Eventually, the sugar rush began to fade and the Little Girl found her eyes getting heavier and heavier. She was almost asleep when she was startled alert by a heavy third coming from the nearby room. Startled and confused, The little girl turned her head back-and-forth, almost completely forgetting there was another room in the house and in fact there were two other people present. So often, she had been deposited in just this one room of the house and told to stay put that she almost forgot there was another part of the house.

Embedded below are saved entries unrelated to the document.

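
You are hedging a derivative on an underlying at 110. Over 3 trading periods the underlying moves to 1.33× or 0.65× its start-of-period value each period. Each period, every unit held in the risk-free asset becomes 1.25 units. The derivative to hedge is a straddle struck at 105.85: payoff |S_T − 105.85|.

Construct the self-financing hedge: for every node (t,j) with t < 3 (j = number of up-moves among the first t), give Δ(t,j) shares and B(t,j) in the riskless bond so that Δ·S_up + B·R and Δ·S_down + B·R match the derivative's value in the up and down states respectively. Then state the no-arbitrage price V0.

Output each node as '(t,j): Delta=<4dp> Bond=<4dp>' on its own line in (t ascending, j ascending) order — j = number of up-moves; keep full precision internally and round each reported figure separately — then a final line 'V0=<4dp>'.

(0,0): Delta=0.8361 Bond=-34.3834
(1,0): Delta=-0.4011 Bond=45.4761
(1,1): Delta=0.9167 Bond=-54.7733
(2,0): Delta=-1.0000 Bond=84.6800
(2,1): Delta=-0.3621 Bond=53.1338
(2,2): Delta=1.0000 Bond=-84.6800
V0=57.5831

Risk-neutral probability p* = (R−d)/(u−d) = (1.25−0.65)/(1.33−0.65) = 0.8824.
At expiry t=3: V(3,0)=75.6412, V(3,1)=44.0382, V(3,2)=20.6264, V(3,3)=152.9401
Node (2,0) S=46.4750: V=(p*·44.0382+(1−p*)·75.6412)/1.25=38.2050; Δ=(44.0382−75.6412)/(61.8118−30.2088)=-1.0000; B=V−Δ·S=84.6800
Node (2,1) S=95.0950: V=(p*·20.6264+(1−p*)·44.0382)/1.25=18.7046; Δ=(20.6264−44.0382)/(126.4764−61.8118)=-0.3621; B=V−Δ·S=53.1338
Node (2,2) S=194.5790: V=(p*·152.9401+(1−p*)·20.6264)/1.25=109.8990; Δ=(152.9401−20.6264)/(258.7901−126.4764)=1.0000; B=V−Δ·S=-84.6800
Node (1,0) S=71.5000: V=(p*·18.7046+(1−p*)·38.2050)/1.25=16.7990; Δ=(18.7046−38.2050)/(95.0950−46.4750)=-0.4011; B=V−Δ·S=45.4761
Node (1,1) S=146.3000: V=(p*·109.8990+(1−p*)·18.7046)/1.25=79.3362; Δ=(109.8990−18.7046)/(194.5790−95.0950)=0.9167; B=V−Δ·S=-54.7733
Node (0,0) S=110.0000: V=(p*·79.3362+(1−p*)·16.7990)/1.25=57.5831; Δ=(79.3362−16.7990)/(146.3000−71.5000)=0.8361; B=V−Δ·S=-34.3834
Self-financing check: at every node Δ·S+B equals the discounted successor values.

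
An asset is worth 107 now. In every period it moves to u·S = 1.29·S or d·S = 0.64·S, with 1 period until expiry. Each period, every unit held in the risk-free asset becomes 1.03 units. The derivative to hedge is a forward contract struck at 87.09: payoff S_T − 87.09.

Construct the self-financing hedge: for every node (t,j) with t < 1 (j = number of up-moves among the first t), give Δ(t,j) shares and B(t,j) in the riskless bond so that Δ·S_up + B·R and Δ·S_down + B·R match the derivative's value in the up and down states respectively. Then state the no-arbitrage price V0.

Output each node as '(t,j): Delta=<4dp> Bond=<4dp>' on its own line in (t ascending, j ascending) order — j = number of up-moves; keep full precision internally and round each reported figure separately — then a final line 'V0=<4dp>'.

Risk-neutral probability p* = (R−d)/(u−d) = (1.03−0.64)/(1.29−0.64) = 0.6000.
Terminal values V(1,·): V(1,0)=-18.6100, V(1,1)=50.9400
  t=0,j=0: stock 107.0000 → up 138.0300 (V=50.9400), down 68.4800 (V=-18.6100). Price 22.4466; hedge Δ=1.0000, bond B=-84.5534.
Each (Δ,B) replicates both successor values, so the strategy is self-financing and V0 is arbitrage-free.

(0,0): Delta=1.0000 Bond=-84.5534
V0=22.4466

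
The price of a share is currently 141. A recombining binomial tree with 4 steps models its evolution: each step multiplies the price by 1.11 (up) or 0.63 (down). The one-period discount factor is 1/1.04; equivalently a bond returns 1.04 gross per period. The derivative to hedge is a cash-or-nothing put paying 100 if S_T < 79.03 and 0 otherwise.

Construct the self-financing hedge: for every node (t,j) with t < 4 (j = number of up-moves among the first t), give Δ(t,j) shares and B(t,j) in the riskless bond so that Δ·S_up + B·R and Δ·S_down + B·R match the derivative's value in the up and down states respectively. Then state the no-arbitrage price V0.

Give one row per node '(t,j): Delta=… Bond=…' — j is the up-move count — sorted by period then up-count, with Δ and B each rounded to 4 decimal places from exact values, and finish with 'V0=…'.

Since d<R<u, set p* = (R−d)/(u−d) = 0.8542; price each node as the discounted p*-expectation of its children.
Terminal payoffs: V(4,0)=100.0000, V(4,1)=100.0000, V(4,2)=100.0000, V(4,3)=0.0000, V(4,4)=0.0000
Node (3,0) S=35.2566: V=(p*·100.0000+(1−p*)·100.0000)/1.04=96.1538; Δ=(100.0000−100.0000)/(39.1349−22.2117)=0.0000; B=V−Δ·S=96.1538
Node (3,1) S=62.1188: V=(p*·100.0000+(1−p*)·100.0000)/1.04=96.1538; Δ=(100.0000−100.0000)/(68.9519−39.1349)=0.0000; B=V−Δ·S=96.1538
Node (3,2) S=109.4474: V=(p*·0.0000+(1−p*)·100.0000)/1.04=14.0224; Δ=(0.0000−100.0000)/(121.4867−68.9519)=-1.9035; B=V−Δ·S=222.3558
Node (3,3) S=192.8360: V=(p*·0.0000+(1−p*)·0.0000)/1.04=0.0000; Δ=(0.0000−0.0000)/(214.0479−121.4867)=0.0000; B=V−Δ·S=0.0000
Node (2,0) S=55.9629: V=(p*·96.1538+(1−p*)·96.1538)/1.04=92.4556; Δ=(96.1538−96.1538)/(62.1188−35.2566)=0.0000; B=V−Δ·S=92.4556
Node (2,1) S=98.6013: V=(p*·14.0224+(1−p*)·96.1538)/1.04=24.9999; Δ=(14.0224−96.1538)/(109.4474−62.1188)=-1.7353; B=V−Δ·S=196.1070
Node (2,2) S=173.7261: V=(p*·0.0000+(1−p*)·14.0224)/1.04=1.9663; Δ=(0.0000−14.0224)/(192.8360−109.4474)=-0.1682; B=V−Δ·S=31.1797
Node (1,0) S=88.8300: V=(p*·24.9999+(1−p*)·92.4556)/1.04=33.4973; Δ=(24.9999−92.4556)/(98.6013−55.9629)=-1.5820; B=V−Δ·S=174.0300
Node (1,1) S=156.5100: V=(p*·1.9663+(1−p*)·24.9999)/1.04=5.1205; Δ=(1.9663−24.9999)/(173.7261−98.6013)=-0.3066; B=V−Δ·S=53.1073
Node (0,0) S=141.0000: V=(p*·5.1205+(1−p*)·33.4973)/1.04=8.9027; Δ=(5.1205−33.4973)/(156.5100−88.8300)=-0.4193; B=V−Δ·S=68.0210
The time-0 hedge costs 8.9027, which is the no-arbitrage price.

(0,0): Delta=-0.4193 Bond=68.0210
(1,0): Delta=-1.5820 Bond=174.0300
(1,1): Delta=-0.3066 Bond=53.1073
(2,0): Delta=0.0000 Bond=92.4556
(2,1): Delta=-1.7353 Bond=196.1070
(2,2): Delta=-0.1682 Bond=31.1797
(3,0): Delta=0.0000 Bond=96.1538
(3,1): Delta=0.0000 Bond=96.1538
(3,2): Delta=-1.9035 Bond=222.3558
(3,3): Delta=0.0000 Bond=0.0000
V0=8.9027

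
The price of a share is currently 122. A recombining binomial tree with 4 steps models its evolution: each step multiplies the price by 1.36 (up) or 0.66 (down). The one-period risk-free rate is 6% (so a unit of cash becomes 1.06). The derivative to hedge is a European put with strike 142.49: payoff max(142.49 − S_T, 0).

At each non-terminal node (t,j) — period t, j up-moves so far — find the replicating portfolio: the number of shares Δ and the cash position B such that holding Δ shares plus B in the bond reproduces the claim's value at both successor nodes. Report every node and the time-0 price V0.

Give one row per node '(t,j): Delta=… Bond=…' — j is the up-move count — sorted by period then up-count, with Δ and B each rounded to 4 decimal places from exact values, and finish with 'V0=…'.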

Now she came running into the kitchen, her bare feet almost slipping on the dirty floor as she scrambled to reach her mother who was flopping around on the floor, her eyes rolling back into her head, like one of the animated fish in the Little Girl cartoon that had been thrust out of the water.

Before she could reach her mother, she felt herself being lifted up and away from the scene. She tried to scream, but no sound emerged and with each second, she was being taken further and further away from the chaos she knew into the chaos she didn't. The Little Girl pounded mightily at the broad shoulders of the dark skinned man taking her away, but it seems like forever before he even acknowledged her, let alone provided her an opportunity to escape.

Then suddenly, he tripped and she was falling…

Falling...

Falling...

She awoke, gasping for breath. It took her several moments to steady her breathing and her heart rate. Even then, she couldn't shake the nightmare.

Climbing out of bed and padding her way to the restroom, she pressed a button in the sink revealed itself, already filled with cold water, which she splashed on her face. As if on second thought, she presses the button and suddenly there was a mirror before her, lights all around it glaring at her. In its reflection, Tate Sullivan, not Little Girl, stared back at her.